Is Daley trying to nudge Feigenholtz over the finish line by giving a last minute shove to ostensible Feigenholtz rival 40th Ward Alderman Patrick O'Connor, Daley's unofficial City Council floor leader?

Rich Miller reported in his Capitol Fax newsletter on Friday that the Mayor is making his move to boost O'Connor's campaign.

"Word is that a political organization strongly affiliated with Chicago Mayor Richard M. Daley is sending troops in to help Ald. Pat O'Connor's 5th Congressional District race. That move will likely damage Rep. John Fritchey's campaign because Fritchey is relying on "regular" ward organizations for a big chunk of his support," Miller wrote.

A Daley push for his longtime ally would no hold realistic expectation that O'Connor could actually win. Without the hoped-for early and overt Daley endorsement, O'Connor has run a virtual ghost campaign. As of Friday, O'Connor had raised only $102,000. And he has mustered only a single, meek cable ad in the TV air war.

In fact, Chicago political analyst Russ Stewart last week predicted that Fritchey would swamp O'Connor and win the race on the back of the Democratic Ward chiefs.

But Stewart's prediction gave Fritchey a wafer-cookie-thin-and-brittle edge over Feigenholtz.
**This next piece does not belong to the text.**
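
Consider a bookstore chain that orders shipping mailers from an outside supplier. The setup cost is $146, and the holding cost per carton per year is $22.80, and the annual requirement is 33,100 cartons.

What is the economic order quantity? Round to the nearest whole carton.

Q* = √(2·D·S / H) = √(2·33,100·146 / 22.8) = √423,912.3 ≈ 651.09

651 cartons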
He allocated 10,250 votes to Fritchey, 9,000 to Feigenholtz, 8,000 to Mike Quigley, 3,100 to O'Connor, and 4,650 to the other nine Democratic contenders.
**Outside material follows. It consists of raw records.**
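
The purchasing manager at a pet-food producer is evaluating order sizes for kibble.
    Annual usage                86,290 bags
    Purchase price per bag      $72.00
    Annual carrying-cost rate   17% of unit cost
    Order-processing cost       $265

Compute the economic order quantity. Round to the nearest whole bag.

1,933 bags

Carrying cost H = $72 × 17% = $12.2400/bag/yr
2DS/H = 2·86,290·265/12.24 = 3,736,413.40
EOQ = √3,736,413.40 ≈ 1,932.98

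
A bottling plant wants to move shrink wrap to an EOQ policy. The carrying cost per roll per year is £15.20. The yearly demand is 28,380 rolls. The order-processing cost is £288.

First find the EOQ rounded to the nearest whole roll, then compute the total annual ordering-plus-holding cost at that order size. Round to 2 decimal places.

EOQ = √(2DS/H) = √(2 × 28,380 × 288 / 15.2)
    = √(1,075,452.63) ≈ 1,037.04 → Q = 1,037 rolls
Orders/yr = 28,380/1,037 = 27.367; ordering cost = 27.367 × £288 = £7,881.81
Average inventory = 1,037/2 = 518.5; holding cost = 518.5 × £15.2 = £7,881.20
Total = £7,881.81 + £7,881.20 = £15,763.01

£15,763.01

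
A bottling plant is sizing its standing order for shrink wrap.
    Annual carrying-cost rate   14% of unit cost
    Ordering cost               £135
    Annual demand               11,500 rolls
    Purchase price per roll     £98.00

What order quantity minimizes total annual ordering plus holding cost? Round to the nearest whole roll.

H = i·C = 0.14 × £98 = £13.7200 per roll-year
Q* = √(2·D·S / H) = √(2·11,500·135 / 13.72) = √226,312.0 ≈ 475.72

476 rolls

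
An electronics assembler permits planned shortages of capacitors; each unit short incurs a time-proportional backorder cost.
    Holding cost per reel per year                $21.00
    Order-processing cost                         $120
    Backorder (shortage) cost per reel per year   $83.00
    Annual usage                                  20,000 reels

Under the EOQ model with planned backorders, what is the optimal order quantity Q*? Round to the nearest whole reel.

Basic EOQ = √(2·20,000·120/21) = 478.091
Backorder adjustment √((H+b)/b) = √((21+83)/83) = 1.1194
Q* = 478.091 × 1.1194 ≈ 535.17

535 reels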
In theory, mayoral forces would need to flip only 1,251 votes from Fritchey to O'Connor based on Stewarts's numbers. The votes would likely come from seven key Fritchey wards--32, 33, 36, 38, 43, 45, and 47--most of which are in O'Connor-friendly territory--several of those committeemen had originally pledged to back O'Connor.

Do you think Mayor Daley's troops could find 1,250 plus votes in 275 precincts if they pushed and asked pretty please?
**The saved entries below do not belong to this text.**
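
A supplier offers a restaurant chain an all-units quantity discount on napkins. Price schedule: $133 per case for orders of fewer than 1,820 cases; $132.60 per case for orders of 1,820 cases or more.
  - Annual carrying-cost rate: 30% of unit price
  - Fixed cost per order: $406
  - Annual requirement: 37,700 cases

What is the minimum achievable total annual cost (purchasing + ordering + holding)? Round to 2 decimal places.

$5,043,629.80

H₁ = 30%×$133 = $39.9000;  H₂ = 30%×$132.60 = $39.7800
EOQ₁ = √(2×37,700×406/39.9000) = 875.92  (< 1,820, feasible at tier 1)
EOQ₂ = √(2×37,700×406/39.7800) = 877.24  (< 1,820 → use Q = 1,820 at tier-2 price)
TC(tier 1 (EOQ₁), Q≈875.9) = $5,049,049.03
TC(tier 2, Q≈1,820.0) = $5,043,629.80
Minimum at tier 2: $5,043,629.80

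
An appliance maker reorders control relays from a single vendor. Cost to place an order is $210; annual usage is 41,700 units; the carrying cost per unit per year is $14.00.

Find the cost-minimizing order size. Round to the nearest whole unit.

1,118 units

EOQ = √(2DS/H) = √(2 × 41,700 × 210 / 14)
    = √(1,251,000.00) ≈ 1,118.48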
In addition, any mayoral effort to heave O'Connor forward will also undermine the other top candidate in the race, Cook County Commissioner Mike Quigley.

According to a poll conducted by Quigley early in January the top candidates stacked up this way: Quigley 19%, Feigenholtz 11%, and Fritchey 8%. However, when O'Connor was included, Quigley's lead over Feigenholtz shrunk by four points to 14% - 10%, and O'Connor edged Fritchey 8% to 7%.

Any O'Connor surge seems to help Feigenholtz.

But why would Feigenholtz have the Mayor's favor? Because the others seem to have his disfavor.

During a candidates forum in February all candidates came out against the Mayor's planned privatization scheme of Midway Airport, but Fritchey was the only one that actually spoke up clearly against the plan. That pluck earned him Daley's special brand of ire.

And Quigley? The mention of Quigley's name causes the Mayor to sputter all sorts of unpleasantness, according to numerous sources. Quigley has persistently criticized the Mayor's policy on Chicago's tax increment financing (TIF) districts, criticism that tap dances on the last mayoral nerve.

Feigenholtz, it seems, has managed to keep her head down.